A united Ireland is "unlikely to ruin the State" and could cost less than people assume, an economist at the Economic and Social Research Institute (ESRI) has said.
Dr Seamus McGuinness confirmed that the British subvention to Northern Ireland is £9.2 billion a year (€10 billion), but that would not necessarily be the cost to the Republic's taxpayers in the event of a united Ireland.
Dr McGuinness told the Ireland’s Future meeting tonight that when the “non-identifiable expenditures” are stripped out such as the North’s contribution to the UK debt, defence budget and pension liabilities, the figures falls to between €4.9 billion and €8.6 billion per annum depending on how negotiations go with the British Government.
He acknowledged this was a lot of money but had to be seen in the context of a rise in spending by the Irish State between 2017 and 2018 from €77.4 billion to €82 billion – an increase of €4.6 billion “which is roughly the lower estimate of the subvention and that was achieved without even running a Government deficit”.
Dr McGuinness outlined the poor economic performance of the North in recent years and the chronic low productivity.
The North is the region with the highest proportion of people with low education qualifications in the UK. Some 35 per cent of children leave school with the lowest level of educational attainment in comparison with 11 per cent in the South.
The Northern economy grew by 7 per cent between 2000 and 2014; the Republic’s grew by 30 per cent in the same period
GDP in the Republic is 50 per cent higher and even when multinationals are taken out of the equation, the average household in the Republic has net disposable income of $3,000 (€2,700) higher than households in the North, he stated.
Dr McGuinness told the meeting that life expectancy for children born in Northern Ireland in 2017 is 1.6 years lower than in the Republic.
He said the North's NHS was consistently the worst performer of the four "nations" of the UK.
He said 21 per cent of people in the North are waiting for an elective care procedure compared to 8 per cent in England.
In the North, 94,000 people are waiting for more than a year for a consultant compared to just 3,364 in England though England has 30 times the population of Northern Ireland.
“Both health services have their problems, but you can no longer hold the NHS in the North as the gold standard or something that will be a huge loss,” he said.
“There is very little point of having health care free at the point of access if you can’t access it.”
Approximately 150 people turned up at the meeting at the Croke Park suite. Ireland's Future published a letter in The Irish Times earlier this month signed by more than 1,000 people from Ireland and the United States, calling for a Citizens' Assembly in advance of a border poll.

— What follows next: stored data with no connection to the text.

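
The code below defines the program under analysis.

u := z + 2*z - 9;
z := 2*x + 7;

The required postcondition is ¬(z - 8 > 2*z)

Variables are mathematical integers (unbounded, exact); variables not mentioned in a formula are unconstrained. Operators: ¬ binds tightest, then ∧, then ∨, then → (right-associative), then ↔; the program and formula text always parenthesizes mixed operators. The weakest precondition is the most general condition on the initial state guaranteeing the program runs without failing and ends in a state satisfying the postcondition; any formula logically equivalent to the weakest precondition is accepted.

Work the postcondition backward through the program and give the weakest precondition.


Working backward. After the program, the postcondition ¬(z - 8 > 2*z) must hold; in canonical form it is ¬(z < -8).
Before z := 2*x + 7: ¬(2*x < -15)
Before u := z + 2*z - 9: ¬(2*x < -15)
Answer: WP = ¬(2*x < -15)


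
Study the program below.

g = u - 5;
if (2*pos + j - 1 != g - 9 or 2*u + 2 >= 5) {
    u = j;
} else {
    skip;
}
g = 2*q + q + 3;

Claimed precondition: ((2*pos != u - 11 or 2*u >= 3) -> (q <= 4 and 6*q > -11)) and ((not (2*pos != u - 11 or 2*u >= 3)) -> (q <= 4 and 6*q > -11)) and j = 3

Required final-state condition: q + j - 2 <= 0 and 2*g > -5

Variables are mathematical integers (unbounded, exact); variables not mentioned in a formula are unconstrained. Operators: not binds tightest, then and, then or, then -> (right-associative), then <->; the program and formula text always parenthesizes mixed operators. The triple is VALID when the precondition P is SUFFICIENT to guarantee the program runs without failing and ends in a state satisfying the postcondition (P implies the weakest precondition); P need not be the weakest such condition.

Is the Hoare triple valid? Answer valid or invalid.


Working backward. After the program, the postcondition q + j - 2 <= 0 and 2*g > -5 must hold; in canonical form it is j + q <= 2 and 2*g > -5.
Before g := 2*q + q + 3: j + q <= 2 and 6*q > -11
Then branch requires j + q <= 2 and 6*q > -11; else branch requires j + q <= 2 and 6*q > -11.
Before the if: ((j + 2*pos != g - 8 or 2*u >= 3) -> (j + q <= 2 and 6*q > -11)) and ((not (j + 2*pos != g - 8 or 2*u >= 3)) -> (j + q <= 2 and 6*q > -11))
Before g := u - 5: ((j + 2*pos != u - 13 or 2*u >= 3) -> (j + q <= 2 and 6*q > -11)) and ((not (j + 2*pos != u - 13 or 2*u >= 3)) -> (j + q <= 2 and 6*q > -11))
The weakest precondition is ((j + 2*pos != u - 13 or 2*u >= 3) -> (j + q <= 2 and 6*q > -11)) and ((not (j + 2*pos != u - 13 or 2*u >= 3)) -> (j + q <= 2 and 6*q > -11)).
Check whether ((2*pos != u - 11 or 2*u >= 3) -> (q <= 4 and 6*q > -11)) and ((not (2*pos != u - 11 or 2*u >= 3)) -> (q <= 4 and 6*q > -11)) and j = 3 implies it.
Countermodel: at the initial state j = 3, pos = -8, q = 0, u = 0, the precondition holds but the weakest precondition fails.
Answer: invalid


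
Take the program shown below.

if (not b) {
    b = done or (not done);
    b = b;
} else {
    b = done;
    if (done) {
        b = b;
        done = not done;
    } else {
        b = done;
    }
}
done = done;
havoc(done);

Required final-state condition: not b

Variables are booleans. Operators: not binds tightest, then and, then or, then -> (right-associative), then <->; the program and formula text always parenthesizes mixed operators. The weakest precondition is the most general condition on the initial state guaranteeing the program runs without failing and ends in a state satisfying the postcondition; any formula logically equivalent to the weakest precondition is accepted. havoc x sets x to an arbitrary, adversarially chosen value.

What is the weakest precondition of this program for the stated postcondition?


Working backward. After the program, not b must hold.
Before havoc done: not b
Before done := done: not b
Then branch requires false; else branch requires done -> (not done).
Before the if: b and (b -> (done -> (not done)))
Answer: WP = b and (b -> (done -> (not done)))


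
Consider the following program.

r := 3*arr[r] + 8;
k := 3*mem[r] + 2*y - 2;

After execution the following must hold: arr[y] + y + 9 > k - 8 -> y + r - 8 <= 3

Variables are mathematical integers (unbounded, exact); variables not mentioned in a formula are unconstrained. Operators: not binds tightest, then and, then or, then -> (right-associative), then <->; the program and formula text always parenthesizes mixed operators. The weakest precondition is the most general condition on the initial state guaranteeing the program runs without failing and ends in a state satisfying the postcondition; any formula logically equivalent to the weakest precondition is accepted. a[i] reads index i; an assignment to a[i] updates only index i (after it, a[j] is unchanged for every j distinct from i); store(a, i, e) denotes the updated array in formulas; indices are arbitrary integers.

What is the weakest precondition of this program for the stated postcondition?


Working backward. After the program, the postcondition arr[y] + y + 9 > k - 8 -> y + r - 8 <= 3 must hold; in canonical form it is arr[y] + y > k - 17 -> r + y <= 11.
Before k := 3*mem[r] + 2*y - 2: arr[y] > 3*mem[r] + y - 19 -> r + y <= 11
Before r := 3*arr[r] + 8: arr[y] > 3*mem[3*arr[r] + 8] + y - 19 -> 3*arr[r] + y <= 3
Answer: WP = arr[y] > 3*mem[3*arr[r] + 8] + y - 19 -> 3*arr[r] + y <= 3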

Senator Frances Black said the prospect of a united Ireland is "not a radical proposal. This is something that we need to be able to talk about openly, honestly and without fear. It's not a taboo subject anymore and includes everybody on this island. It is not something that should be party political".
She said Irish people had a tendency to “simply stick our head in the sands” over issues such as abortion, but the referendum on the Eighth Amendment showed what could be done when difficult issues were confronted.
Former Victims’ Commissioner Patricia MacBride said a Citizens’ Assembly is a way of engaging all levels of society without political parties being involved.
“You start with the vision and then you plan the journey. Where do you want to be in terms of your health service, your education service and social care. What are the things we want to see in the country we call home?” she said.
“It’s an opportunity for participatory democracy and for people to ask, ‘what kind of a society do we want?’ We cannot say what the endgame will be. We don’t know what the best model of governance in a new Ireland would be.”
Campaigner Ailbhe Smyth said the lessons from the abortion referendum were that campaigners should confront the fears that people have. She said engaging with people showed that the “sky wouldn’t fall in” and contributed to the vote that repealed the Eighth Amendment.
Queens University Belfast Professor of Law Colin Harvey proposed a date of May 22nd, 2023 as the date for a border poll in both the North and the Republic. That date would be 25 years on from the referendum ratifying the Good Friday Agreement.
He said putting a timeframe on the proposal would concentrate minds. He suggested that it cannot be just up to the Secretary of State for Northern Ireland to decide on when to call a border poll and the Irish Government must also be involved.
“We are the sensible and the responsible people in the room who are planning for change,” he said.